Le dernier grand cycle de financement fédéral pour les infrastructures universitaires date de 2016; deux milliards de dollars avaient été affectés à la rénovation des campus par l’intermédiaire du Fonds d’investissement stratégique pour les établissements postsecondaires. Aujourd’hui, M. Davidson espère que le budget comprendra aussi une enveloppe pour les arriérés d’entretien. « Aucun philanthrope n’associe son nom à un système de chauffage, de ventilation et de climatisation. Les fonds du gouvernement fédéral nous seraient d’un grand secours, car nos besoins sont pressants. »
Dans ce contexte, les administrations d’université ont dû faire des choix difficiles en fonction du degré de priorité des réparations.
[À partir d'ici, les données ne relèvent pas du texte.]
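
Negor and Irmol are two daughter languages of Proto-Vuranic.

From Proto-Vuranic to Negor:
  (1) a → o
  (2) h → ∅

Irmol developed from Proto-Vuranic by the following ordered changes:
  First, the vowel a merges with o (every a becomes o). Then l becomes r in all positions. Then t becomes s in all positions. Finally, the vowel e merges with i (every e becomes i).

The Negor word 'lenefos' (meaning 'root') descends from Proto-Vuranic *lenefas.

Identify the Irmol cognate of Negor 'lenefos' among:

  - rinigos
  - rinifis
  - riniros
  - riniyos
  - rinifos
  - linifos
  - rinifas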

« Dans une base de données, nous répertorions de manière exhaustive l’état de chaque toiture, de l’enveloppe de chaque bâtiment, des fenêtres, des murs et des systèmes mécaniques et électriques, explique Denis Mondou, vice-principal adjoint à la gestion des installations et aux services auxiliaires de l’Université McGill. À l’aide de ces données, nous déterminons les travaux à exécuter d’urgence et ceux qui peuvent attendre encore un peu. Mais comment établir les priorités à partir de là? C’est un processus qui suit son cours. »
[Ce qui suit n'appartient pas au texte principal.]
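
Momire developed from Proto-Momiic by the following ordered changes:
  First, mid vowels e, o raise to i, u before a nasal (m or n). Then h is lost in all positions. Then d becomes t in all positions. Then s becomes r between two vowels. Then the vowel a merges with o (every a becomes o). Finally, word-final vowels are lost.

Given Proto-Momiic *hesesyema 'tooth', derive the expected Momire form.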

À l’Université McGill, l’arriéré d’entretien s’élève à 1,3 milliard de dollars, d’où l’importance d’établir les priorités. Selon M. Mondou, l’enveloppe des bâtiments passe avant tout. « L’eau qui s’infiltre par la toiture peut endommager tout ce qui se trouve en dessous : l’équipement, les systèmes électriques, etc. »
En outre, M. Mondou explique que la démarche d’entretien vise surtout à assurer que les projets règlent plusieurs problèmes à la fois. Concrètement, cela signifie que certaines réparations sont retardées jusqu’à ce que des travaux plus importants soient entrepris. Par exemple, la durée de vie d’un système de chauffage, de ventilation et de climatisation sera un peu prolongée afin de coordonner son remplacement avec une rénovation de plus grande envergure.
Sur la côte Est, l’arriéré d’entretien atteint deux milliards de dollars, selon Peter Halpin, directeur général de l’Association des universités de l’Atlantique. Mais des dizaines de projets sont prêts à être mis en chantier, comme le remplacement de refroidisseurs inefficaces à la bibliothèque de l’Université St. Francis Xavier par un système géothermique et le remplacement d’une bibliothèque au campus de Saint John de l’Université du Nouveau-Brunswick, qui réduirait de 30 pour cent les coûts de l’entretien différé, selon les estimations.
« Le problème de l’entretien différé nuit à la compétitivité de nos universités, constate-t-il. Nos établissements et certaines de leurs infrastructures sont parmi les plus anciens au Canada. Pour continuer d’attirer les étudiants canadiens et étrangers, nous devons avoir des installations à la hauteur. »
À titre d’exemple, M. Halpin mentionne le pavillon des sciences de l’Université Acadia, qui a récemment connu ses premières rénovations depuis des décennies. « Un employé du gouvernement fédéral, diplômé d’Acadia, venu faire l’annonce du financement, a constaté avec stupéfaction que les laboratoires qu’il avait utilisés 30 ans plus tôt n’avaient pas changé. Il a compris l’importance du financement pour l’Université. »
Le manque de fonds oblige les universités à utiliser leurs sources de revenus de façon créative. Par exemple, l’Association étudiante de l’Université de Guelph a instauré en 2007 une cotisation de 10 dollars par trimestre pour les projets d’amélioration du rendement énergétique. Les cotisations ont été égalées par l’Université, et la somme recueillie s’est révélée essentielle à la réalisation de l’initiative Green Gryphon, un projet de 26,2 millions de dollars visant à accroître l’efficacité énergétique du centre sportif Green Gryphons.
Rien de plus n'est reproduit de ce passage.